Working Session 13 – Rights of Persons Belonging to National Minorities, Including: Preventing Aggressive Nationalism and Racism and Chauvinism

As prepared for delivery by Nida Gelazis, Senior Associate, Woodrow Wilson Center
OSCE Human Dimension Implementation Meeting
Warsaw, October 2, 2012

Beyond the challenge of integrating persons belonging to minorities while respecting their human rights, including the rights to enjoy their own culture, to practice their own religion, and to use their own language, this session examines the larger issue of aggressive nationalism and chauvinism.  All states must work to end the victimization of members of national, ethnic, religious, and linguistic minorities and to prevent prejudices within their own borders from fostering extremism, hatred, and violence directed toward the peoples of neighboring states. The multiple experiences of inter-ethnic and inter-state violence during the last century prove that localized nationalism can metastasize, creating damage from which it can take entire regions decades to recover.

The conflicts that raged through the Western Balkans beginning in 1991 and ending 10 years later provide contemporary examples of aggressive nationalism and ethnic chauvinism.  Even today, mass graves are being uncovered and victims continue to be identified by surviving families.  Atrocities remain to be investigated, and perpetrators are still being brought to trial for war crimes, crimes against humanity, and genocide after years of evading justice.

The United States calls on all States in the region, including Kosovo, to continue to work toward reconciliation.  Unfortunately, Kosovo is still prevented from participating as a State in the OSCE.  Nevertheless, we continue to support the EULEX Special Investigative Task Force in its work to investigate, and if necessary,  prosecute allegations of serious crimes, including organ trafficking, in Kosovo and Albania in 1999.  The United States has contributed significant resources to the EULEX task force investigating this case and is committed to seeing justice prevail.

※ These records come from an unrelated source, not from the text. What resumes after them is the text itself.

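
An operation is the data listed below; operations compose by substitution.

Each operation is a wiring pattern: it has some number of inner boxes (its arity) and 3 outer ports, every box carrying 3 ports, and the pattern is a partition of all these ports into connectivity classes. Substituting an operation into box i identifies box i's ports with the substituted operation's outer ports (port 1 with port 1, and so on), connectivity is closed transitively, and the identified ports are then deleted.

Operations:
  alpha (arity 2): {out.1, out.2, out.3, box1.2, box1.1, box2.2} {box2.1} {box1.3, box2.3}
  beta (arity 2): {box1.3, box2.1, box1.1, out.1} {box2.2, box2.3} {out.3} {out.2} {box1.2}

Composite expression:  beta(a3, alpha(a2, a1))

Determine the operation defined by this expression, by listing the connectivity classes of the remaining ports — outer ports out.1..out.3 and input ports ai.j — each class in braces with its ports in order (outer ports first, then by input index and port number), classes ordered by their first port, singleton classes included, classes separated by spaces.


{out.1, a1.2, a2.1, a2.2, a3.1, a3.3} {out.2} {out.3} {a1.1} {a1.3, a2.3} {a3.2}

Reachability decides: close wires over beta-identified ports.
alpha over (a2, a1) gives {out.1, out.2, out.3, a1.2, a2.1, a2.2} {a1.1} {a1.3, a2.3}, out.j being that stage's outer ports
beta over (a3, a2, a1) gives {out.1, a1.2, a2.1, a2.2, a3.1, a3.3} {out.2} {out.3} {a1.1} {a1.3, a2.3} {a3.2}, out.j being that stage's outer ports


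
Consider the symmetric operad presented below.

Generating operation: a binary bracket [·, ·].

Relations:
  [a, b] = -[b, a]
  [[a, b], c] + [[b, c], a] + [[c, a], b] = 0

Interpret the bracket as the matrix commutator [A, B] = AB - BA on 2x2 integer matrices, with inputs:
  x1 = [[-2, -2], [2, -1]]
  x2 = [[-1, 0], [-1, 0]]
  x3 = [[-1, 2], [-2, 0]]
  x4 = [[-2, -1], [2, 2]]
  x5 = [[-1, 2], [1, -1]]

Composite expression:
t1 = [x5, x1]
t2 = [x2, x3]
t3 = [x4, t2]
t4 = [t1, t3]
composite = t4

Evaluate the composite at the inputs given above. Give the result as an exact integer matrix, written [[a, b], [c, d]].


[[20, 124], [-58, -20]]


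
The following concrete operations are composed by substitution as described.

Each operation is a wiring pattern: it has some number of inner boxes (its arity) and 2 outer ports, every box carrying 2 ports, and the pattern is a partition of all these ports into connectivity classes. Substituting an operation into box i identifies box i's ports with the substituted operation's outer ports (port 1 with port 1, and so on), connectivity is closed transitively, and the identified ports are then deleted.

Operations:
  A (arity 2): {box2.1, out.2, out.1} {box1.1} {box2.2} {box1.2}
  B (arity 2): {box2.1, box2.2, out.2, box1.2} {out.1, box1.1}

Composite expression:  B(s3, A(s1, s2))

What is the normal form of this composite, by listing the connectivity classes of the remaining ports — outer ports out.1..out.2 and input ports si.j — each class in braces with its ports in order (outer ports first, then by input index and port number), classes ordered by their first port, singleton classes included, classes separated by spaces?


Treat the ports identified at B as solder joints: merge, then drop.
the subtree at A composes to {out.1, out.2, s2.1} {s1.1} {s1.2} {s2.2} on (s1, s2); out.j = own outer ports
the subtree at B composes to {out.1, s3.1} {out.2, s2.1, s3.2} {s1.1} {s1.2} {s2.2} on (s3, s1, s2); out.j = own outer ports

{out.1, s3.1} {out.2, s2.1, s3.2} {s1.1} {s1.2} {s2.2}


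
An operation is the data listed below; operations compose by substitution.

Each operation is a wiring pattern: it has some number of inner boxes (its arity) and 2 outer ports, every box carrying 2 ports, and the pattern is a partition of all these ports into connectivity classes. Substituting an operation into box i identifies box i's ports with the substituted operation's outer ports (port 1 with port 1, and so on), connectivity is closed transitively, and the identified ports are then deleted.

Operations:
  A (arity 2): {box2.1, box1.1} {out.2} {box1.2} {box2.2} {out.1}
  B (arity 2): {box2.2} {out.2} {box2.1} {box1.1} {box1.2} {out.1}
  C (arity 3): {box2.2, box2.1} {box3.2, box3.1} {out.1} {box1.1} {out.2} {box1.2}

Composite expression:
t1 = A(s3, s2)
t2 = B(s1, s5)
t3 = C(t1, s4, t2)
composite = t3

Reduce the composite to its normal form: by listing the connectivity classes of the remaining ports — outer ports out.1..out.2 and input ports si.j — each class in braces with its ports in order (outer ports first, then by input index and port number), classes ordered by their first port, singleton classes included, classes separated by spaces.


{out.1} {out.2} {s1.1} {s1.2} {s2.1, s3.1} {s2.2} {s3.2} {s4.1, s4.2} {s5.1} {s5.2}


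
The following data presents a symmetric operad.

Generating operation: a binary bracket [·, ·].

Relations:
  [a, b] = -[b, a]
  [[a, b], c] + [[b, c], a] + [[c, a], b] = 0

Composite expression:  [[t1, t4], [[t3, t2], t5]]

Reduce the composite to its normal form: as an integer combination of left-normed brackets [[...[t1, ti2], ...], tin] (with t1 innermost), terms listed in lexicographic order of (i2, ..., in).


-[[[[t1, t4], t2], t3], t5] + [[[[t1, t4], t3], t2], t5] + [[[[t1, t4], t5], t2], t3] - [[[[t1, t4], t5], t3], t2]

In the tensor algebra, words opening t1 carry the t1-anchored form.
Composite bracket: [[t1, t4], [[t3, t2], t5]]
Expanding via [a, b] = ab - ba: 16 signed words (2^4 = 16).
Only words starting with t1 matter:
  t1t4t2t3t5 appears with sign -1, giving the term -[[[[t1, t4], t2], t3], t5]
  t1t4t3t2t5 appears with sign +1, giving the term +[[[[t1, t4], t3], t2], t5]
  t1t4t5t2t3 appears with sign +1, giving the term +[[[[t1, t4], t5], t2], t3]
  t1t4t5t3t2 appears with sign -1, giving the term -[[[[t1, t4], t5], t3], t2]


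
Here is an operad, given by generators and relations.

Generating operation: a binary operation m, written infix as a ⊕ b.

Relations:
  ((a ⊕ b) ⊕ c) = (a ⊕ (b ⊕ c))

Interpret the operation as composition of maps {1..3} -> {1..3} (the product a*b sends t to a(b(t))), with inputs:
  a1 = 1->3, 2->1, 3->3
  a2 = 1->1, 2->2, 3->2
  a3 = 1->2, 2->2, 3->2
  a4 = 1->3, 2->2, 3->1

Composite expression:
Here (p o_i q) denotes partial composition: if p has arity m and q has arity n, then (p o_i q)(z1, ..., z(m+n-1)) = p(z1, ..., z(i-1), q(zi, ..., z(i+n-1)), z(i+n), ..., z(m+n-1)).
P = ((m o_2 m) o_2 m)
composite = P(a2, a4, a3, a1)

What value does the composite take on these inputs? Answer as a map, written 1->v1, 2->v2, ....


1->2, 2->2, 3->2

(a4 ⊕ a3) = 1->2, 2->2, 3->2
((a4 ⊕ a3) ⊕ a1) = 1->2, 2->2, 3->2
(a2 ⊕ ((a4 ⊕ a3) ⊕ a1)) = 1->2, 2->2, 3->2


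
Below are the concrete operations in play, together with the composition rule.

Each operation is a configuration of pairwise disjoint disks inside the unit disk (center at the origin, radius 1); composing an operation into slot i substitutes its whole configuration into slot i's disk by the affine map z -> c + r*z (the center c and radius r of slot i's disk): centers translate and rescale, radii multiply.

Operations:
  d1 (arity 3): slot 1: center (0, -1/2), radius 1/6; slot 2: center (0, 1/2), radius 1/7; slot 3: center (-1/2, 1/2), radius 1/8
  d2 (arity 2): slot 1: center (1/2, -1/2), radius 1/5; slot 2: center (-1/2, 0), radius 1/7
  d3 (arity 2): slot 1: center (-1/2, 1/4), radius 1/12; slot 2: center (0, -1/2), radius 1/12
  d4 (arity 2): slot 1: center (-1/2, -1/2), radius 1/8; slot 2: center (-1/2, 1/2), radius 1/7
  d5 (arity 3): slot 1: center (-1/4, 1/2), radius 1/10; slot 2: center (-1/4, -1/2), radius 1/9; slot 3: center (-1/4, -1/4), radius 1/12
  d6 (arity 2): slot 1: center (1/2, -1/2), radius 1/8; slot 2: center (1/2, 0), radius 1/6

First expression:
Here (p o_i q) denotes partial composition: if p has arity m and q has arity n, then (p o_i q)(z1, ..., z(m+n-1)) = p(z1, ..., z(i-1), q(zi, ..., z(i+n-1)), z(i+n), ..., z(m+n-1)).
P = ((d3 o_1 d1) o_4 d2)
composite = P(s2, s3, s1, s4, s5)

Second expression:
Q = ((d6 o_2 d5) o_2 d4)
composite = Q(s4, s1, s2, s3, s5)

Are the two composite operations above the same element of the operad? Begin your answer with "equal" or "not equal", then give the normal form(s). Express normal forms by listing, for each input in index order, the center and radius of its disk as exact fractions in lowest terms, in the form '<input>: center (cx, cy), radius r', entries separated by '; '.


Normal form of the first expression: s1: center (-13/24, 7/24), radius 1/96; s2: center (-1/2, 5/24), radius 1/72; s3: center (-1/2, 7/24), radius 1/84; s4: center (1/24, -13/24), radius 1/60; s5: center (-1/24, -1/2), radius 1/84
Normal form of the second expression: s1: center (9/20, 3/40), radius 1/480; s2: center (9/20, 11/120), radius 1/420; s3: center (11/24, -1/12), radius 1/54; s4: center (1/2, -1/2), radius 1/8; s5: center (11/24, -1/24), radius 1/72
Different reductions; not equal.

not equal — first s1: center (-13/24, 7/24), radius 1/96; s2: center (-1/2, 5/24), radius 1/72; s3: center (-1/2, 7/24), radius 1/84; s4: center (1/24, -13/24), radius 1/60; s5: center (-1/24, -1/2), radius 1/84, second s1: center (9/20, 3/40), radius 1/480; s2: center (9/20, 11/120), radius 1/420; s3: center (11/24, -1/12), radius 1/54; s4: center (1/2, -1/2), radius 1/8; s5: center (11/24, -1/24), radius 1/72


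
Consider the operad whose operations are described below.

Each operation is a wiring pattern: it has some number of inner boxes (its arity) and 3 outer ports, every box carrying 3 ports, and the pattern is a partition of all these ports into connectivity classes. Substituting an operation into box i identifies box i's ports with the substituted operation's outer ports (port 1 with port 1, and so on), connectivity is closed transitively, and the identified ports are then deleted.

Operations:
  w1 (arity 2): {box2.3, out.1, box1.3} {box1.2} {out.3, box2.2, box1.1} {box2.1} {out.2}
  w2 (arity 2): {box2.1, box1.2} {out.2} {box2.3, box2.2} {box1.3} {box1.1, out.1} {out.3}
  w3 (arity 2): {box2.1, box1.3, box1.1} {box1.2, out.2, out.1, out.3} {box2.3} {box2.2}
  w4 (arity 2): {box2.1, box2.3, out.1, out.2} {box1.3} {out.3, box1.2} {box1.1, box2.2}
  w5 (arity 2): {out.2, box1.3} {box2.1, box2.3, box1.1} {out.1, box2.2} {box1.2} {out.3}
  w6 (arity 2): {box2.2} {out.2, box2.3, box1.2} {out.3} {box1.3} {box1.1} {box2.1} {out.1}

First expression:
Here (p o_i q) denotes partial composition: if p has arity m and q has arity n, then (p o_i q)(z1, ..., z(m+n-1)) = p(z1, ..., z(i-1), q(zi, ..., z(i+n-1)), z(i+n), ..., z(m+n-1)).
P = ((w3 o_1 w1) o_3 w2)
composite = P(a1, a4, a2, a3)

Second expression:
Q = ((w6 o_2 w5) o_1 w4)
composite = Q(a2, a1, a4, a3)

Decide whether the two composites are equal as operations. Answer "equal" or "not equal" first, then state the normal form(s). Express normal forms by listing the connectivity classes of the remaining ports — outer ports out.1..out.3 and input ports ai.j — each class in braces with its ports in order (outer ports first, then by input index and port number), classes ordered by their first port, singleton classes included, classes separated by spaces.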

Despite precedent-setting documentation, forensics, and a legal framework established in response to the Balkan conflicts, it is disturbing that the tragic and particularly horrific nature of atrocities committed during these conflicts continue to be denied, distorted, and rationalized by political leaders.  To our great dismay, Serbia’s new President Tomislav Nikolic denied the 1995 genocide in Srebrenica in public remarks shortly after he came into office.  Republika Srpska President Milorad Dodik has also engaged in public denial of the atrocities.  The genocide is not just a matter of opinion; it is documented fact.  The United States deplores such denials, which undermine the reconciliation that is essential to further progress toward long-term peace and stability in the region.

Of course, aggressive nationalism and ethnic chauvinism are not confined to the Western Balkans. They have also manifested themselves in many of the protracted conflicts in the OSCE region, resulting in ethnic cleansing and hindering ongoing efforts by the OSCE and others to bring such conflicts to a peaceful resolution.

My delegation also believes that aggressive nationalism and chauvinism should not be criticized only when large-scale violence is the result.  Efforts by government officials to exercise influence and authority beyond their borders in other states—in what the OSCE High Commissioner Vollebaek politely calls “kin-state activism”— can in some circumstances constitute manifestations of aggressive nationalism and ethnic chauvinism with unforeseen consequences.

Hungarian Prime Minister Viktor Orban, for example, advised ethnic Hungarian citizens of Romania on whether to participate in a recent referendum in that country, while members of the Hungarian Parliament convened a “national cohesion” committee meeting in neighboring Slovakia.  While non-violent, these actions are nonetheless provocative and undercut friendly and good neighborly relations among states.  Moreover, this focus on ethnic Hungarians in neighboring states contrasts with the Hungarian Government’s own tepid response to anti-Semitism, as well as threats and violence against the Roma within Hungary.  To quote the High Commissioner:  “As a guiding principle, States should not be more interested in minorities residing in neighboring States than those residing within their own borders.”

The extension by some OSCE states of citizenship, voting rights and even direct representation in parliaments to citizens of neighboring states based on ethnicity does not itself transgress OSCE commitments, but can, depending on the context,  give us reason to be concerned.

I wish to conclude my remarks on this topic by noting the centennial birthday of Raoul Wallenberg just two months ago, in early August. As a Swedish diplomat in Budapest during World War II, he saved thousands upon thousands of Jews from extermination, putting himself at direct risk in the process.  We can, at best, only imagine what we would have done as diplomats in his place, but we must, at the very least, oppose here and now the acceptance of aggressive nationalism, chauvinism, exclusivity, and extremism that continue to plague our societies today.